Hi,
I have documents similar to the one below:
request_id: 12345
revision: 123
other_field: stuff
my_precious: { [-]
1648665400.774453: { [-]
keys: [ [-]
key:key1,
size: 329
]
op: operation_1
}
1648665400.7817056: { [-]
keys: [ [-]
key:key2,
size: 785
]
op: operation_2
}
1648665400.7847242: { [-]
keys: [ [-]
key:key4,
size: 632
]
op: operation_1
}
1648665400.7886434: { [-]
keys: [ [-]
key:key5,
size: 1938
]
op: operation_3
}
1648665400.7932374: { [-]
keys: [ [-]
key:key3,
size: 23
]
op: operation_2
}
I currently have a query to get the frequency of a certain key, but how can I display the "size" information along side with it?
My query right now is:
rex (?<keys>"(?<=key:).*?(?=,)") |stats count by keys | sort -count | head 10
which displays the keys with the highest number of count, but it doesn't show the key's associated "size".
Can't quite figure this out...any help is appreciated!
Your data looks like conformant JSON, so you should process it as such.
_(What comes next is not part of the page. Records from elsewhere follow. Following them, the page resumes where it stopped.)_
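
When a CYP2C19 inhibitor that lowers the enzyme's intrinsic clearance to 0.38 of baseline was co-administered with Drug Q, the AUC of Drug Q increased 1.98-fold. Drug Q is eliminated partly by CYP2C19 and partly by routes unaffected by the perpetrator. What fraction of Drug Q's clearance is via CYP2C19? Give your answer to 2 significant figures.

0.80

CL'/CL = 1 / 1.98 = 0.5051
0.38·fm + (1 − fm) = 0.5051
fm = (0.5051 − 1) / (0.38 − 1) = 0.80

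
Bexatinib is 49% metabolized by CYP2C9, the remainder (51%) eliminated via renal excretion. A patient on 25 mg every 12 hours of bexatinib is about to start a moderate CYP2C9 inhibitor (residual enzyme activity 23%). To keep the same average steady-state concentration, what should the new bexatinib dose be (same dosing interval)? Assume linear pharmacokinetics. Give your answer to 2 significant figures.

The CYP2C9 pathway (49% of clearance) is reduced to 0.23× activity: 0.49 × 0.23 = 0.1127.
Non-CYP routes (51%) are unchanged.
CL_new/CL_old = 0.1127 + 0.51 = 0.6227.
Css,avg = (dose rate)/CL, so holding Css fixed requires dose ∝ CL: 25 × 0.6227 = 16 mg.

16 mg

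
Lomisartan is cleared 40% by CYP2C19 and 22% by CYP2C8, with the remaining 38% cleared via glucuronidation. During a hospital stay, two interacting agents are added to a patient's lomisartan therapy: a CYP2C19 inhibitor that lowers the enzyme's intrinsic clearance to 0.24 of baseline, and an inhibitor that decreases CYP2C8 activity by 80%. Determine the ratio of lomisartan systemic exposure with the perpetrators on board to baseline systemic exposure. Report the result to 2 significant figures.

The CYP2C19 pathway (40% of clearance) drops to 0.24× activity: 0.4 × 0.24 = 0.096.
The CYP2C8 pathway (22% of clearance) falls to 0.2× activity: 0.22 × 0.2 = 0.044.
The remaining 38% of clearance is unaffected.
New clearance relative to baseline: 0.096 + 0.044 + 0.38 = 0.52.
Because systemic exposure varies inversely with clearance, the combined effect is 1 / 0.52 = 1.9.

1.9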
Code will be much more maintainable if you use builtin functions. (This question is very similar to https://community.splunk.com/t5/Splunk-Search/How-to-create-a-table-using-SPATH-usage-on-simple-JSON)
The way you displayed the sample data, Splunk has already extracted fields like my_precious.1648665400.774453.keys{}.key, my_precious.1648665400.774453.keys{}.size, my_precious.1648665400.774453.op, etc., to the effect of (If not, its very easy to use spath to extract.)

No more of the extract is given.